At last, we finally beat the dummy recommender! What happen if we increase the `n_top_questions`?

In [68]:
def get_score(n_top_questions):
    
    get_top_questions(tf, tfidf_matrix, Q_val, Q_train, df_answers, df_users, n_top_questions)
    df_results = pd.read_csv(file_path, index_col="question_id")

    R = df_results.values
    
    # order the actual answers base on the prediction
    df_actual = pd.DataFrame(df_answers.groupby("question_id").user_id.apply(list))
    A = list(df_actual.loc[df_results.index].values[:, 0])

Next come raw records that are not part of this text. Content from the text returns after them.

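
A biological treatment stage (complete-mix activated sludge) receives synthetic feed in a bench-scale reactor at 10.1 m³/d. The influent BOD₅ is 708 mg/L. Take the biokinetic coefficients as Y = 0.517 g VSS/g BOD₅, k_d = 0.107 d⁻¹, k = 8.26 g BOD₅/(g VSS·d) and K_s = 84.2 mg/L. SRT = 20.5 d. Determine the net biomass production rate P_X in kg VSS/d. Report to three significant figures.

From the Monod/SRT balance for a CMAS, S = K_s·(1+k_d θ_c)/[θ_c·(Y k − k_d) − 1] = 84.2 × (1 + 0.107 × 20.5) / [20.5 × (0.517 × 8.26 − 0.107) − 1] = 268.9 / 84.35 = 3.188 mg/L.
The observed yield is Y_obs = Y/(1 + k_d·θ_c) = 0.517 / (1 + 0.107 × 20.5) = 0.517 / 3.193 = 0.1619 g VSS per g BOD₅ removed.
Q·(S₀ − S) = 10.1 × (708 − 3.19) × 10⁻³ = 7.119 kg/d removed.
Biomass produced: P_X = Y_obs·Q·ΔS = 0.1619 × 7.119 ≈ 1.152 kg VSS/d.

P_X ≈ 1.15 kg VSS/d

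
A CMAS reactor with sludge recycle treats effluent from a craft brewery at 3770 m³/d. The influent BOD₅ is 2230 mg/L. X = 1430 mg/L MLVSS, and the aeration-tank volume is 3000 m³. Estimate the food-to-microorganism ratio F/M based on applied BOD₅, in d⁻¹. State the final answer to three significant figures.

F/M ≈ 1.96 d⁻¹

Food-to-microorganism ratio F/M = Q S₀ / (V X) = 3770 × 2230 / (3000 × 1430) = 1.960 d⁻¹.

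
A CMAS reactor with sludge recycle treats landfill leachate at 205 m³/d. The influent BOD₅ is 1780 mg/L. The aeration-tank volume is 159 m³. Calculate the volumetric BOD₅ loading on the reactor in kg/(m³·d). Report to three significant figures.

L_v ≈ 2.29 kg BOD₅/(m³·d)

Applied BOD₅ load per unit volume = Q·S₀/V = (205 × 1780/1000)/159.0 = 2.295 kg BOD₅·m⁻³·d⁻¹.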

    print(f"Precision @20: {precision_k(Y=A, Y_pred=R)}")
    print(f"Recall @20: {recall_k(Y=A, Y_pred=R)}")

In [70]:
get_score(n_top_questions=50)

  0%|          | 0/5000 [00:00<?, ?it/s]

../data/results/baseline_3_results.csv written
Precision @20: 0.00704
Recall @20: 0.11435333333333333


In [69]:
get_score(n_top_questions=100)

  0%|          | 0/5000 [00:00<?, ?it/s]

../data/results/baseline_3_results.csv written
Precision @20: 0.006810000000000001
Recall @20: 0.10883


We are slightly better off with 50 top questions, but to get a stronger estimation we should run cross-validation on this parameter.

## kNN 

Finally, let's try to use a kNN model instead of brute-force cosine similarity to improve our speed and memory efficiency.

In [77]:
def get_top_questions_knn(tf, knn, tfidf_matrix, Q_val, Q_train, df_answers, df_users, n_top_questions=20):
    """
    For a given question (or dataset of question), find top users by:
    1. Computing the kNN between Q_train and Q_val titles
    2. Fetching the 20 nearest neighbours for each questions
    3. Choosing the top 20 users having the higher cumulative score on these neighbours questions,
       break equality with users reputation.
    """
    # embed and get similarity of our validation questions
    tfidf_matrix_query = tf.transform(Q_val["title"])
    
    # get 20 closest neighbors matrix
    top_idxs_matrix = knn.kneighbors(tfidf_matrix_query, return_distance=False)
        
    # get the top users for each validation question
    question_ids_val = Q_val.question_id.values
    results = []
    for question_id, top_idxs in tqdm(zip(question_ids_val, top_idxs_matrix), total=len(question_ids_val)):
        neighbour_question_ids = Q_train.iloc[top_idxs].question_id.values
        # apply rules to get our top user ids for this questions
        top_user_ids = df_answers.loc[df_answers.question_id.isin(neighbour_question_ids)] \
                                  .groupby("user_id").score.sum().reset_index() \
                                  .merge(df_users, left_on="user_id", right_on="id", how="inner") \
                                  .sort_values(["score", "reputation"], ascending=[False, False]) \
                                  .head(20).user_id.values
        results.append(np.hstack([question_id, top_user_ids]))
    
    # saving results to compute score
    save_results_csv("baseline_3_results.csv", results)

In [79]:
def get_score_knn(n_top_questions):
    
    get_top_questions_knn(tf, knn, tfidf_matrix, Q_val, Q_train, df_answers, df_users, n_top_questions)
    df_results = pd.read_csv(file_path, index_col="question_id")

    R = df_results.values
    
    # order the actual answers base on the prediction
    df_actual = pd.DataFrame(df_answers.groupby("question_id").user_id.apply(list))
    A = list(df_actual.loc[df_results.index].values[:, 0])

    print(f"Precision @20: {precision_k(Y=A, Y_pred=R)}")
    print(f"Recall @20: {recall_k(Y=A, Y_pred=R)}")

In [80]:
get_score_knn(n_top_questions=50)

  0%|          | 0/5000 [00:00<?, ?it/s]

../data/results/baseline_3_results.csv written
Precision @20: 0.00468
Recall @20: 0.07585


Here we get a practical sense of tradeoff between the memory & compute efficiency vs metrics performance, our kNN is faster but both precision @20 and recall @20 are smaller.

## Notes

To improve those performances further, instead of simple heuristics we could try to build a classifier to suggest the higher probability for our user candidates to answer a question. We could then leverage more user attributes such as missing of photo, text (or labels) in their bio and number of replies.